Source: Fungi Perfecti, Paul Stamets
Mother Earth News Interview
PLOWBOY: And did all your contact with the wilds have any effect on your perceptions of our modern agricultural system?
MOLLISON: Oh yes! Everything I did, either in research or in fieldwork, indicated that there was something fundamentally wrong with modern farming methods. For instance, every problem I found in commercial agribusiness was actually caused by the industry itself. Usually — when a farmer called in the CSIRO for a consultation — the results of our investigation pointed the finger straight at the grower him- or herself!
As I saw the same situation occur time and time again, I gradually came to the conclusion that most contemporary crop-raisers must be doing things the wrong way. So my last few years with the CSIRO were spent in the forest, observing the plant and animal species on location . . . and there I learned that everything in nature is self -controlled and self -balancing.

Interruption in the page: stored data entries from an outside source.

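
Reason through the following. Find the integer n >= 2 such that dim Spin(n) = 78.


dim Spin(n) = dim so(n) = n(n-1)/2.
Solve n(n-1)/2 = 78, i.e. n^2 - n - 156 = 0.
Discriminant = 1 + 8*78 = 625
n = (1 + sqrt(625))/2 = (1 + 25)/2 = 13


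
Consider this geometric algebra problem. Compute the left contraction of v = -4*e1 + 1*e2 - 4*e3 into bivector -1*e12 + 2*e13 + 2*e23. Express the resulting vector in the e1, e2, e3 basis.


Left contraction v _| B = <vB>_1 (grade-1 part of the geometric product vB).
Using e1_|e12 = e2, e2_|e12 = -e1, e1_|e13 = e3, e3_|e13 = -e1, e2_|e23 = e3, e3_|e23 = -e2:
e1 coeff: -v2*b12 - v3*b13 = -(1)*(-1) - (-4)*(2) = 9
e2 coeff: v1*b12 - v3*b23 = (-4)*(-1) - (-4)*(2) = 12
e3 coeff: v1*b13 + v2*b23 = (-4)*(2) + (1)*(2) = -6
v _| B = 9*e1 + 12*e2 - 6*e3


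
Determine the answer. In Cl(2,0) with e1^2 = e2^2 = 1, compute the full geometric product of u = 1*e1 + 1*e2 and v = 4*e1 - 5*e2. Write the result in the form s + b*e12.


Expand: (1*e1 + 1*e2)(4*e1 - 5*e2)
= 1*4*e1e1 + 1*(-5)*e1e2 + 1*4*e2e1 + 1*(-5)*e2e2
Using e1^2 = e2^2 = 1, e2e1 = -e1e2:
Scalar part s = 1*4 + 1*(-5) = 4 + (-5) = -1
Bivector part b = 1*(-5) - 1*4 = -5 - 4 = -9
uv = -1 - 9*e12


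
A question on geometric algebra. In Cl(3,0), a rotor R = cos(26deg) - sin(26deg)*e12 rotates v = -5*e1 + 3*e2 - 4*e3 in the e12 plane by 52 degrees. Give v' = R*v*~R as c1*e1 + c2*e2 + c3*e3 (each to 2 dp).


Rotor R = cos(26deg) - sin(26deg)*e12
Rotation angle theta = 2 * 26 = 52 degrees in the e12 plane (e1 -> e2).
The component perpendicular to the plane (e3) is invariant: v'_3 = v3 = -4.00
cos(52deg) = 0.6157, sin(52deg) = 0.7880
v'_1 = v1*cos(theta) - v2*sin(theta) = -5*0.6157 - 3*0.7880 = -5.44
v'_2 = v1*sin(theta) + v2*cos(theta) = -5*0.7880 + 3*0.6157 = -2.09
v' = -5.44*e1 - 2.09*e2 - 4.00*e3


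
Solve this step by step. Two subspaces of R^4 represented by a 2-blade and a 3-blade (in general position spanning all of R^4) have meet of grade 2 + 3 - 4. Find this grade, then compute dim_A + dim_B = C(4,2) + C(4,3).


Meet grade = grade(A) + grade(B) - n
= 2 + 3 - 4 = 1
C(4,2) = 6
C(4,3) = 4
dim_A + dim_B = 6 + 4 = 10


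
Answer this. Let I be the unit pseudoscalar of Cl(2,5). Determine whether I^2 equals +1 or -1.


The pseudoscalar I = e1...e_n (product of all n generators) of Cl(p,q) satisfies I^2 = (-1)^(q + n(n-1)/2).
p = 2, q = 5, n = p + q = 7
n(n-1)/2 = 7 * 6 / 2 = 21
Exponent = q + n(n-1)/2 = 5 + 21 = 26
I^2 = (-1)^26 = +1


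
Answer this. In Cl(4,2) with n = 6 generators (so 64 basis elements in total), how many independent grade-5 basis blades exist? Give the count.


Number of grade-k basis blades in Cl(p,q) with n = p + q is C(n, k).
n = 4 + 2 = 6
C(6, 5) = 6! / (5! * 1!)
= 720 / (120 * 1)
= 6


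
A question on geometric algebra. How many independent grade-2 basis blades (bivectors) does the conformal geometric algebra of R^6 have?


The conformal model of R^6 uses Cl(7,1) with m = 6 + 2 = 8 generators.
Number of grade-2 blades = C(m, 2) = C(8, 2)
= 8*7/2 = 28


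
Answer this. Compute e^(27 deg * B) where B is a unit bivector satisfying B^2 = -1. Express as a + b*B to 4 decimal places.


For a unit bivector B with B^2 = -1, the exponential series gives
e^(theta*B) = cos(theta) + sin(theta)*B (the GA analogue of Euler's formula).
theta = 27 degrees = 0.471239 rad
cos(27 deg) = 0.8910
sin(27 deg) = 0.4540
exp(theta*B) = 0.8910 + 0.4540*B


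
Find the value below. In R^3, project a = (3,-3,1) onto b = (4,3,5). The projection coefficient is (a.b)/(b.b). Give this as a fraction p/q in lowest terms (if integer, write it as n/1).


Projection coefficient = (a . b) / (b . b)
a . b = 3*4 + (-3)*3 + 1*5
= 12 + (-9) + 5 = 8
b . b = 4^2 + 3^2 + 5^2
= 16 + 9 + 25 = 50
Coefficient = 8/50
In lowest terms: 4/25


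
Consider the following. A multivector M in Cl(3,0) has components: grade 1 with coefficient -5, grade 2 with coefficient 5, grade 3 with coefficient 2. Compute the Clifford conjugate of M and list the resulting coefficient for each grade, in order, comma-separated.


Clifford conjugate sign for grade k: (-1)^(k(k+1)/2)
Grade 1: (-1)^(1*2/2) = (-1)^1 = -1, coeff -5 -> 5
Grade 2: (-1)^(2*3/2) = (-1)^3 = -1, coeff 5 -> -5
Grade 3: (-1)^(3*4/2) = (-1)^6 = 1, coeff 2 -> 2
Conjugated coefficients: 5, -5, 2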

You know, a lot of modern thought suggests that the planet — as a living organismic — seeks to protect itself by rejecting any species that causes it harm. For instance, if cattle damage part of the earth, the harmed region will respond by growing thorn bushes and poisonous plants, thus rejecting the animals. Well, I think we — the members of the human race — are perilously close to being rejected by the earth in that same way . . . and quite rightly so, since we’ve created some terrible damage.